Enti di bonifica, Pepe chiede di approvare la sua legge di riforma
TERAMO. «La fine del periodo di commissariamento imposto da Marsilio e dalla sua maggioranza ai consorzi di bonifica abruzzesi non è più rinviabile: per questo chiedo che al primo Consiglio Regionale utile venga discussa e approvata la nostra proposta di legge». Così dichiara il vice capogruppo regionale del Pd Dino Pepe.

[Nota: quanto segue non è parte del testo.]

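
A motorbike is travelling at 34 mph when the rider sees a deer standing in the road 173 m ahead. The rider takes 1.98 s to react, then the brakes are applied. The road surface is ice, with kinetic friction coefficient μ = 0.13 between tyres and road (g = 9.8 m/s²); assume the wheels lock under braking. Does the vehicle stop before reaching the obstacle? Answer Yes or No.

34 mph × 0.44704 = 15.1994 m/s.
a = μg = 0.13 × 9.8 = 1.274 m/s².
Reaction distance = 15.1994 × 1.98 = 30.095 m.
Braking distance = v²/(2a) = 231.022 / 2.548 = 90.668 m.
Total stopping distance = 30.095 + 90.668 = 120.763 m, vs 173 m available — it stops with 173 − 120.763 = 52.237 m to spare.

Yes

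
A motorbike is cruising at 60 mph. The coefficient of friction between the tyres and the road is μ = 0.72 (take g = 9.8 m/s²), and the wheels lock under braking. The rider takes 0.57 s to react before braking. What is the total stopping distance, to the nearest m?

60 mph × 0.44704 = 26.8224 m/s.
a = μg = 0.72 × 9.8 = 7.056 m/s².
Reaction distance = v·t_r = 26.8224 × 0.57 = 15.289 m.
Braking distance = v²/(2a) = 26.8224² / (2 × 7.056) = 719.441 / 14.112 = 50.981 m.
Total = 15.289 + 50.981 = 66.270 m.

Total stopping distance ≈ 66 m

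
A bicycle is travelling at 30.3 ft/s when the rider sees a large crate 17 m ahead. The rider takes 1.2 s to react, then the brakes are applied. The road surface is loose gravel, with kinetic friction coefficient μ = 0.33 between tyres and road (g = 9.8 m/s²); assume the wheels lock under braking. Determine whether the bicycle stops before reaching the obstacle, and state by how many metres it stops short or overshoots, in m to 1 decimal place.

30.3 ft/s × 0.3048 = 9.2354 m/s.
a = μg = 0.33 × 9.8 = 3.234 m/s².
Reaction distance = 9.2354 × 1.2 = 11.082 m.
Braking distance = v²/(2a) = 85.293 / 6.468 = 13.187 m.
Total stopping distance = 11.082 + 13.187 = 24.269 m, vs 17 m available — it cannot stop in time and overshoots by 24.269 − 17 = 7.269 m.

No — it overshoots by 7.3 m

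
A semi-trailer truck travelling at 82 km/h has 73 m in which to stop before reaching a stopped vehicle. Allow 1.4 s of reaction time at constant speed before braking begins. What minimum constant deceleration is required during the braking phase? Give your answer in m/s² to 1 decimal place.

Required deceleration ≈ 6.3 m/s²

82 km/h ÷ 3.6 = 22.7778 m/s.
Distance covered during reaction = 22.7778 × 1.4 = 31.889 m.
Distance available for braking: 73 − 31.889 = 41.111 m.
v² = 2a·d ⇒ a = v²/(2d) = 22.7778² / (2 × 41.111) = 518.828 / 82.222 = 6.3101 m/s².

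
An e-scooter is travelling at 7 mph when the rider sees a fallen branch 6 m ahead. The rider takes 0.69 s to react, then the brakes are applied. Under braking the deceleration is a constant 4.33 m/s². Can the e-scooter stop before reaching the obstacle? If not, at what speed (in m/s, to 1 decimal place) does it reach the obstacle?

7 mph × 0.44704 = 3.1293 m/s.
Reaction distance = 3.1293 × 0.69 = 2.159 m.
Braking distance = v²/(2a) = 9.793 / 8.660 = 1.131 m.
Total stopping distance = 2.159 + 1.131 = 3.290 m, vs 6 m available — it stops with 6 − 3.290 = 2.710 m to spare.

Yes — it stops about 2.7 m short of the obstacle, so it never reaches it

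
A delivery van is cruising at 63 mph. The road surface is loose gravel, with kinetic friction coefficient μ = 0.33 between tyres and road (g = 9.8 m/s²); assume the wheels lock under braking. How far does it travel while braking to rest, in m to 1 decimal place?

Braking distance ≈ 122.6 m

63 mph × 0.44704 = 28.1635 m/s.
a = μg = 0.33 × 9.8 = 3.234 m/s².
Braking distance = v²/(2a) = 28.1635² / (2 × 3.234) = 793.183 / 6.468 = 122.632 m.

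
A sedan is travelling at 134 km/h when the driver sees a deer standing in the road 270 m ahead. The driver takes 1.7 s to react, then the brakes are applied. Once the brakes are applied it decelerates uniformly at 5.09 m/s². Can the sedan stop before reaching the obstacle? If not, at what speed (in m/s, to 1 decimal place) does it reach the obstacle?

134 km/h ÷ 3.6 = 37.2222 m/s.
Reaction distance = 37.2222 × 1.7 = 63.278 m.
Braking distance = v²/(2a) = 1385.492 / 10.180 = 136.099 m.
Total stopping distance = 63.278 + 136.099 = 199.377 m, vs 270 m available — it stops with 270 − 199.377 = 70.623 m to spare.

Yes — it stops about 70.6 m short of the obstacle, so it never reaches it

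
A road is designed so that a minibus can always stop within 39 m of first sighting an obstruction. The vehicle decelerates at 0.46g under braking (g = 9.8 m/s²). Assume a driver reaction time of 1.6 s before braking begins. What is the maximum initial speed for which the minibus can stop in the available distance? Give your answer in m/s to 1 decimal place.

a = 0.46 × 9.8 = 4.508 m/s².
Stopping distance: v·t_r + v²/(2a) = 39 with t_r = 1.6 s and a = 4.508 m/s².
So v² + 14.426 v − 351.62 = 0.
Positive root: v = −a·t_r + √((a·t_r)² + 2a·d) = −7.213 + √(52.027 + 351.62) = 12.8780 m/s.

Maximum speed ≈ 12.9 m/s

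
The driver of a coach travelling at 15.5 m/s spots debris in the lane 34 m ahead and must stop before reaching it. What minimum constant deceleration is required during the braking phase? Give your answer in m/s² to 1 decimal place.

Required deceleration ≈ 3.5 m/s²

v² = 2a·d ⇒ a = v²/(2d) = 15.5000² / (2 × 34.000) = 240.250 / 68.000 = 3.5331 m/s².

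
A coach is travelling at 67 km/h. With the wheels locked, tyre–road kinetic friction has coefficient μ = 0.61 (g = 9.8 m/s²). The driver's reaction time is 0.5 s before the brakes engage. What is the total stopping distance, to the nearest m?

67 km/h ÷ 3.6 = 18.6111 m/s.
a = μg = 0.61 × 9.8 = 5.978 m/s².
Reaction distance = v·t_r = 18.6111 × 0.5 = 9.306 m.
Braking distance = v²/(2a) = 18.6111² / (2 × 5.978) = 346.373 / 11.956 = 28.971 m.
Total = 9.306 + 28.971 = 38.277 m.

Total stopping distance ≈ 38 m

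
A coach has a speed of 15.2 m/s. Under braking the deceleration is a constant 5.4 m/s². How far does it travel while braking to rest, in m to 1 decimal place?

Braking distance = v²/(2a) = 15.2000² / (2 × 5.400) = 231.040 / 10.800 = 21.393 m.

Braking distance ≈ 21.4 m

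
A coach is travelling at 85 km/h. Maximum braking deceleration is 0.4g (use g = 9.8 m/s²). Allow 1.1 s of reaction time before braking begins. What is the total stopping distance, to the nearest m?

Total stopping distance ≈ 97 m

85 km/h ÷ 3.6 = 23.6111 m/s.
a = 0.4 × 9.8 = 3.920 m/s².
Reaction distance = v·t_r = 23.6111 × 1.1 = 25.972 m.
Braking distance = v²/(2a) = 23.6111² / (2 × 3.920) = 557.484 / 7.840 = 71.108 m.
Total = 25.972 + 71.108 = 97.080 m.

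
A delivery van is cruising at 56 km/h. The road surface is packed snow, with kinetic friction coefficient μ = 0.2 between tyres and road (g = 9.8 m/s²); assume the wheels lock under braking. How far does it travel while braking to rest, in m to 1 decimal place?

56 km/h ÷ 3.6 = 15.5556 m/s.
a = μg = 0.2 × 9.8 = 1.960 m/s².
Braking distance = v²/(2a) = 15.5556² / (2 × 1.960) = 241.977 / 3.920 = 61.729 m.

Braking distance ≈ 61.7 m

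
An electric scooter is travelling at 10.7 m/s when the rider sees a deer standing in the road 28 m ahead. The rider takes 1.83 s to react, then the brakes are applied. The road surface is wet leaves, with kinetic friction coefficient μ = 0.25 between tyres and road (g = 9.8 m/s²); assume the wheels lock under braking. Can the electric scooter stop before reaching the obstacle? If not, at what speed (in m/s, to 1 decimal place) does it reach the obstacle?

No — it strikes the obstacle at 8.6 m/s

a = μg = 0.25 × 9.8 = 2.450 m/s².
Reaction distance = 10.7000 × 1.83 = 19.581 m.
Braking distance needed to stop: v²/(2a) = 114.490 / 4.900 = 23.365 m, so total needed = 19.581 + 23.365 = 42.946 m > 28 m — it cannot stop.
Distance remaining when braking begins: 28 − 19.581 = 8.419 m.
v² = v₀² − 2a·d = 114.490 − 2 × 2.450 × 8.419 = 73.237 m²/s².
v = √73.237 = 8.558 m/s.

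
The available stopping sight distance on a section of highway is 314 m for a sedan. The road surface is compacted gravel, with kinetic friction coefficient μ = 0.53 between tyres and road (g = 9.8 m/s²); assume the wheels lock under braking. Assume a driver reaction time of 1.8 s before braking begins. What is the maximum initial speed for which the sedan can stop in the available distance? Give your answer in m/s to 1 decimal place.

a = μg = 0.53 × 9.8 = 5.194 m/s².
Stopping distance: v·t_r + v²/(2a) = 314 with t_r = 1.8 s and a = 5.194 m/s².
So v² + 18.698 v − 3261.83 = 0.
Positive root: v = −a·t_r + √((a·t_r)² + 2a·d) = −9.349 + √(87.404 + 3261.83) = 48.5236 m/s.

Maximum speed ≈ 48.5 m/s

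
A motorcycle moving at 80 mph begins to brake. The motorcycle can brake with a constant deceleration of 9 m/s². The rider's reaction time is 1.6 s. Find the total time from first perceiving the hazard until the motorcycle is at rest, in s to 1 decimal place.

Total time ≈ 5.6 s

80 mph × 0.44704 = 35.7632 m/s.
Braking time = v/a = 35.7632 / 9.000 = 3.974 s.
Total = 1.6 + 3.974 = 5.574 s.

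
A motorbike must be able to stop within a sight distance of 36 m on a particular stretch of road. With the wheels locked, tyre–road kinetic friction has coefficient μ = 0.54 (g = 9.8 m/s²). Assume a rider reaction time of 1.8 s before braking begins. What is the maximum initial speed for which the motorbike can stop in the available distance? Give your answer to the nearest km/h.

Maximum speed ≈ 44 km/h

a = μg = 0.54 × 9.8 = 5.292 m/s².
Stopping distance: v·t_r + v²/(2a) = 36 with t_r = 1.8 s and a = 5.292 m/s².
So v² + 19.051 v − 381.02 = 0.
Positive root: v = −a·t_r + √((a·t_r)² + 2a·d) = −9.526 + √(90.745 + 381.02) = 12.1942 m/s.
12.1942 m/s × 3.6 = 43.899 km/h.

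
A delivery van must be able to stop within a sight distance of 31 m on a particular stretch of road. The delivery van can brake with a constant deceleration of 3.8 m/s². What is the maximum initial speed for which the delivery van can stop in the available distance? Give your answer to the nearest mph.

Maximum speed ≈ 34 mph

v²/(2a) = d ⇒ v = √(2 × 3.800 × 31) = √235.60 = 15.3493 m/s.
15.3493 m/s ÷ 0.44704 = 34.335 mph.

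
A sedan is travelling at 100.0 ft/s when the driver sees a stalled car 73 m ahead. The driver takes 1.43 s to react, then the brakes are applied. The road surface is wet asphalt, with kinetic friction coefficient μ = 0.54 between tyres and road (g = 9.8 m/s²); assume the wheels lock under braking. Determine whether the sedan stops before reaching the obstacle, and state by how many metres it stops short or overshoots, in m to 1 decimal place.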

«Sono passati sei mesi dalla presentazione della mia proposta di legge sui consorzi di bonifica abruzzesi, un disegno che ha come obiettivo quello di restituire agli agricoltori abruzzesi la gestione ordinaria dei consorzi», spiega l’ex assessore regionale all’agricoltura. «Questa proposta, condivisa dalle associazioni di categoria e dal mondo agricolo abruzzese, giace purtroppo nei cassetti della Commissione e, dopo l’avvio dell’iter con le audizioni dei portatori d’interesse, non è stata più iscritta all’ordine del giorno per essere licenziata ed approvata dal Consiglio. La nostra proposta è stata lasciata nel dimenticatoio, una scelta del centrodestra abruzzese che non capisco tenuto anche conto che molti colleghi di maggioranza ne condividono l’impianto».
Pepe chiede che dalle parole si passi ai fatti: «Auspico che la legge venga iscritta all’Ordine del giorno del prossimo Consiglio regionale e la maggioranza di centrodestra dica finalmente, in maniera chiara, se intende affrontare e risolvere le problematiche del mondo agricolo abruzzese, partendo proprio dalla restituzione ai consorziati della gestione diretta degli enti di bonifica regionali. I commissari», aggiunge il dem, «ai quali va il mio ringraziamento, hanno svolto e completato in maniera egregia le funzioni stabilite per loro nella legge di riforma, dando completa attuazione alle attività di approvazione dei nuovi statuti e nella riorganizzazione di ciascun consorzio. Ora è il tempo però della programmazione e del rilancio di questi enti. Anche perché, gli ultimi mesi, hanno riportato a galla, in tutta la loro drammaticità, i numerosi problemi che attanagliano il settore». (c.s.)